Restrukturierung, Insolvenz und Entschuldung

Restrukturierung, Insolvenz und Entschuldung

 

ZUSAMMENFASSUNG DES DOKUMENTS:

Richtlinie (EU) 2019/1023 über präventive Restrukturierungsrahmen, über Entschuldung und über Tätigkeitsverbote sowie über Maßnahmen zur Steigerung der Effizienz von Restrukturierungs-, Insolvenz- und Entschuldungsverfahren

WAS IST DER ZWECK DIESER RICHTLINIE?

  • Ihr Ziel besteht darin, zahlungsunfähigen* Unternehmern* eine zweite Chance zu geben.
  • Sie macht den lebensfähigen Unternehmen in finanziellen Schwierigkeiten den frühzeitigen Zugang zu Restrukturierungsmaßnahmen leichter, um sie dadurch vor der Insolvenz zu retten.
  • Mit ihr wird die Richtlinie (EU) 2017/1132 über bestimmte Aspekte des Gesellschaftsrechts betreffend Kapitalgesellschaften geändert.

WICHTIGE ECKPUNKTE

Mit der Richtlinie werden Vorschriften festgelegt für:

  • die Restrukturierung* für Schuldner in finanziellen Schwierigkeiten, um sie vor Insolvenz zu bewahren und ihre Bestandsfähigkeit sicherzustellen;
  • die Entschuldung insolventer Unternehmer;
  • Maßnahmen für effektivere Restrukturierungs-, Insolvenz*- und Entschuldungsverfahren.

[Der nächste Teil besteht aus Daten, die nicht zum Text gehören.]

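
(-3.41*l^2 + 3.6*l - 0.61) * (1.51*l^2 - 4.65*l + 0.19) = -5.1491*l^4 + 21.2925*l^3 - 18.309*l^2 + 3.5205*l - 0.1159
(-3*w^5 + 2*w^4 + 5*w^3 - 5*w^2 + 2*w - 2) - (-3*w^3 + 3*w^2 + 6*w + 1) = -3*w^5 + 2*w^4 + 8*w^3 - 8*w^2 - 4*w - 3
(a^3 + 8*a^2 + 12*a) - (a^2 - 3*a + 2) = a^3 + 7*a^2 + 15*a - 2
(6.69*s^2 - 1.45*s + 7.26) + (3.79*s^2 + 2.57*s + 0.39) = 10.48*s^2 + 1.12*s + 7.65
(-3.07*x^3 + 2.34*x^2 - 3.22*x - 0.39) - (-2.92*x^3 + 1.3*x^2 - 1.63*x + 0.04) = -0.15*x^3 + 1.04*x^2 - 1.59*x - 0.43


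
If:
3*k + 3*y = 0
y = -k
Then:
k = -y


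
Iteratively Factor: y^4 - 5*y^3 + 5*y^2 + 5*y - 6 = (y - 1)*(y^3 - 4*y^2 + y + 6) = (y - 2)*(y - 1)*(y^2 - 2*y - 3) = (y - 3)*(y - 2)*(y - 1)*(y + 1)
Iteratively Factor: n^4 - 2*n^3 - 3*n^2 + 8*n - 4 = (n - 2)*(n^3 - 3*n + 2) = (n - 2)*(n - 1)*(n^2 + n - 2) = (n - 2)*(n - 1)*(n + 2)*(n - 1)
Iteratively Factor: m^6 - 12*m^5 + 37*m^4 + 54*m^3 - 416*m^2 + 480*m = (m - 4)*(m^5 - 8*m^4 + 5*m^3 + 74*m^2 - 120*m) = (m - 5)*(m - 4)*(m^4 - 3*m^3 - 10*m^2 + 24*m) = (m - 5)*(m - 4)*(m - 2)*(m^3 - m^2 - 12*m) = (m - 5)*(m - 4)*(m - 2)*(m + 3)*(m^2 - 4*m) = (m - 5)*(m - 4)^2*(m - 2)*(m + 3)*(m)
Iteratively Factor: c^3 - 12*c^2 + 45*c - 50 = (c - 2)*(c^2 - 10*c + 25) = (c - 5)*(c - 2)*(c - 5)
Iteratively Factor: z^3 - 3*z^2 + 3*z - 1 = (z - 1)*(z^2 - 2*z + 1) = (z - 1)^2*(z - 1)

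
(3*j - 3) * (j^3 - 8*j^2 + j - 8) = 3*j^4 - 27*j^3 + 27*j^2 - 27*j + 24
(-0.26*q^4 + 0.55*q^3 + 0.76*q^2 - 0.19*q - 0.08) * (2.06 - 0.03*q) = 0.0078*q^5 - 0.5521*q^4 + 1.1102*q^3 + 1.5713*q^2 - 0.389*q - 0.1648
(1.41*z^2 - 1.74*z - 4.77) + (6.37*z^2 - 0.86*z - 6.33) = 7.78*z^2 - 2.6*z - 11.1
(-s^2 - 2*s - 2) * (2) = -2*s^2 - 4*s - 4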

Die Rechtsvorschriften sehen für den Schuldner vor:

  • ein Frühwarnsystem sowie Online-Informationen mit dem Hinweis auf eine mögliche Insolvenz. Dies kann beinhalten:
    • Benachrichtigung, wenn bestimmte Zahlungen nicht getätigt werden;
    • öffentliche und private Beratungsdienste;
    • Anreize für Dritte, zum Beispiel Wirtschaftsprüfer, Steuerbehörden oder Sozialversicherungsträger, um auf mögliche Probleme aufmerksam zu machen;
  • ein Präventionsprogramm, das es ihnen ermöglicht, ihre Finanzen zu restrukturieren, um Konkurs zu vermeiden und Arbeitsplätze und Geschäftstätigkeiten zu erhalten;
  • die Möglichkeit, die vollständige oder partielle Kontrolle über ihre Vermögenswerte und ihre täglichen Geschäftstätigkeiten während der Restrukturierungsmaßnahmen zu behalten;
  • eine Aussetzung von Einzelvollstreckungsmaßnahmen* für einen Höchstzeitraum von vier Monaten, mit einer möglichen Verlängerung um höchstens zwölf Monaten, währenddessen der Restrukturierungsplan verhandelt wird.

Restrukturierungspläne:

  • enthalten grundlegende Informationen wie die Identität des Schuldners und dessen Vermögenswerte und Verbindlichkeiten, die betroffenen Parteien und die Bedingungen des Plans;
  • können von Schuldnern, Gläubigern und von Sachverständigen vorgelegt werden;
  • müssen von einer Justiz- oder Verwaltungsbehörde als verbindlich bestätigt werden, wenn sie:
    • die Forderungen oder Beteiligung ablehnender betroffener Parteien beeinträchtigen;
    • eine neue Finanzierung vorsehen;
    • zum Verlust von mehr als 25 % der Arbeitsplätze führen;
  • beeinträchtigen nicht die individuellen und kollektiven Rechte der Arbeitnehmer, wie zum Beispiel das Recht auf Tarifverhandlungen und Arbeitskampfmaßnahmen, das Recht auf Unterrichtung und Anhörung.

Die EU-Länder

  • können zusätzliche Bedingungen für präventive Restrukturierungsmaßnahmen, die Aussetzung von Einzelvollstreckungsmaßnahmen, die Annahme von Restrukturierungsplänen und die Entschuldung geltend machen;
  • haben sicherzustellen, dass Zwischenfinanzierungen und neue Finanzierungen von Restrukturierungsmaßnahmen angemessen geschützt sind;
  • bieten insolventen Unternehmern mindestens ein Verfahren, das es ihnen ermöglicht, von ihren Schulden innerhalb von drei Jahren vollständig befreit zu werden;
  • stellen sicher, dass alle beruflichen Tätigkeitsverbote, die ein insolventer Unternehmer haben könnte, beseitigt werden, sobald sie von ihren Schulden befreit sind;
  • stellen den Justiz- und Verwaltungsbehörden und den Verwaltern auf dem Gebiet der Restrukturierung, der Insolvenz und der Entschuldung eine geeignete Ausbildung bereit;
  • sammeln jährlich Daten über verschiedene angewandte Verfahren.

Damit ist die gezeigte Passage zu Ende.